Я торжествовала. Шах-Хубан уехала с самым кислым выражением лица — конечно, она пыталась держать достойную мину, но мне-то были понятны ее ужимки!

…с Рустемом мы пересеклись за ужином. Он не улыбался, как это бывало обычно, а больше смотрел с тревогой — ждал ссоры. Нужно было бы оправдать его ожидания, но финал разговора с тетей привел меня в слишком благодушное расположение духа, а прохладный мятный шербет приятно холодил язык. Ругаться не хотелось.

— Не беспокойся, паша, — великодушно сказала я, — скандала не будет. Ты сегодня очень помог мне расстроить планы моего врага.

Он, наконец, вернул на лицо свою обычную улыбку и поправил:

— Нашего врага, госпожа. Не забывайте, что мы на одной стороне.

Я выбрала на блюде прекрасное медовое пирожное, попробовала, и только потом ответила:

— Я начинаю к этому привыкать, Рустем.

* * *

Я ушам своим не поверил, когда Михримах сообщила, что сегодня вечером к нам на ужин прибудут повелитель с Хюррем-султан. За те недели, что длился наш брак, госпожа всячески избегала оказываться со мной на людях; особенно она избегала матери, опасаясь ее проницательности. И вдруг — подумать только! Целый вечер она будет улыбаться мне влюблено; я был окрылен.

Повару были даны особые распоряжения; покои украсили тонкими зелеными шелками и вышитыми подушками. Весь день шли приготовления к ужину.

Госпожа была прекрасна невыразимо; от ее изумрудного наряда и глаза стали отливать в зелень. Невозможно не залюбоваться. У нее удивительные глаза, в которых сошлась небесно-стальная сила глаз султана и мягкое болотное очарование глаз Хюррем-султан.
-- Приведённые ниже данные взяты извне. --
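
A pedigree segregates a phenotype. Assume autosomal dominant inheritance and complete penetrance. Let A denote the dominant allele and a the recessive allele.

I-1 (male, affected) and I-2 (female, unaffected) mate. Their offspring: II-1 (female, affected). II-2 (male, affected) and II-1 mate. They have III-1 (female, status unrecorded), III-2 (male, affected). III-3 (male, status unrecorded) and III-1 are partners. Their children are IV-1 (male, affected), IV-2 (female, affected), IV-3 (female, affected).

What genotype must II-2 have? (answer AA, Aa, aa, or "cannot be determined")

II-2's phenotype allows AA or Aa, and no parent or child forces a single allele at both positions; consistent genotype assignments exist with II-2 as AA or Aa.

cannot be determined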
…но вот и пришли высокие гости! Султан доволен; улыбается. Взгляд так и сияет — так дорога ему дочь. Хюррем-султан прочитать сложнее; за приветливой улыбкой может прятаться многое. В присутствии султана она всегда кажется глуповато-наивной; но от ее наблюдательности не укроется ни одна деталь. Готов спорить на что угодно, она уже вычислила, что подушки принесли специально к их приезду, вон тот салат с медовым соусом обычно в нашем доме не готовят, а Михримах…

Хм. Не зная Михримах, я бы подумал, что она всерьез влюблена в меня. Она так часто поглядывала на меня, словно спохватывалась и переводила взор, снова поглядывала; она так нечаянно задевала мою руку своей тонкой ручкой, мило краснела и посылала извинительные взгляды матери; она так светилась изнутри каким-то совершенно ей несвойственным счастьем… что я клялся и божился внутри себя, что сделаю эти наигранные чувства правдой, чего бы мне это ни стоило!